Early-stage deals accounted for 60-62% of the total funding in CY21 and CY22 (in volume terms). The average ticket size per deal was $4 million per deal, according to the PwC India report.
“With significant dry powder waiting to be invested, it seems likely that the funding scenario will begin to normalise after 2-3 quarters,” said Amit Nawka, Partner-Deals and India Startups Leader, PwC India.
He added that many startups are using this time to tighten operating models and optimize their cash runway by deferring discretionary spending and investments.
The software-as-a-service (SaaS) segment witnessed an increase of 20% in funding values during CY22 compared to CY21 and accounted for nearly 25% of all funding activity.

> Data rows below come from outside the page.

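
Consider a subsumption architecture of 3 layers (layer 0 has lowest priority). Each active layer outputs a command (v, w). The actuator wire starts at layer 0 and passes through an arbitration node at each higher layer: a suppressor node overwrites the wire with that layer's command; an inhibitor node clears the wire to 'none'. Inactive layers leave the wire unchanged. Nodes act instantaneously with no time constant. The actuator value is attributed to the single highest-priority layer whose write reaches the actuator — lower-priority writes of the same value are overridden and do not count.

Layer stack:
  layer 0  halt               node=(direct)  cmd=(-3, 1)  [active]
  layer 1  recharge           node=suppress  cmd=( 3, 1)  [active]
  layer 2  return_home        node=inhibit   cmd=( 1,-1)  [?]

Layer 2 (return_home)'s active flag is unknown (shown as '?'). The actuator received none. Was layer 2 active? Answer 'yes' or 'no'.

yes

If layer 2 is active=yes:
  actuator would be none
If layer 2 is active=no:
  actuator would be (3, 1)
Observed none, so layer 2 was active.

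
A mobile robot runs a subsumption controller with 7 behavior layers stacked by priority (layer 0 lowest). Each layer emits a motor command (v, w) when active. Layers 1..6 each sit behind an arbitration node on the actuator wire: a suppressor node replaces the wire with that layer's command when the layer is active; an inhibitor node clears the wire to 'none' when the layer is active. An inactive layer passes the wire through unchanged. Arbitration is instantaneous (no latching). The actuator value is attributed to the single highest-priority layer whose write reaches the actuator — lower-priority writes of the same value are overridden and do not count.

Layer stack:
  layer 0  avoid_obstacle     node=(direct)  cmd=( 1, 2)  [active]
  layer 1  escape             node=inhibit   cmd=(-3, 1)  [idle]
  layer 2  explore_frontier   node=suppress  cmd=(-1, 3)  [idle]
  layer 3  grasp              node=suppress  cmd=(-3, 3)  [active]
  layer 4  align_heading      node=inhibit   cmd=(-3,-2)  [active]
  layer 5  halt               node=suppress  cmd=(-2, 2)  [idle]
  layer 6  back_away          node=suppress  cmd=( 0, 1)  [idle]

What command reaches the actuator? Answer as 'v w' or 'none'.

none

layer 0 (avoid_obstacle) active — direct: (1, 2)
layer 1 (escape) idle — unchanged: (1, 2)
layer 2 (explore_frontier) idle — unchanged: (1, 2)
layer 3 (grasp) active — suppresses: (-3, 3)
layer 4 (align_heading) active — inhibits: none
layer 5 (halt) idle — unchanged: none
layer 6 (back_away) idle — unchanged: none
→ actuator none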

Growth and late-stage funding deals accounted for 88% of the funding activity in CY22 (in value terms).
The average ticket size in growth-stage deals was $43 million, and late-stage deals were $94 million during CY22.
Bengaluru, Delhi-NCR and Mumbai account for nearly 82% of total Indian startups.
The report mentioned that about 28% of the startups in the top three cities have raised more than $20 million.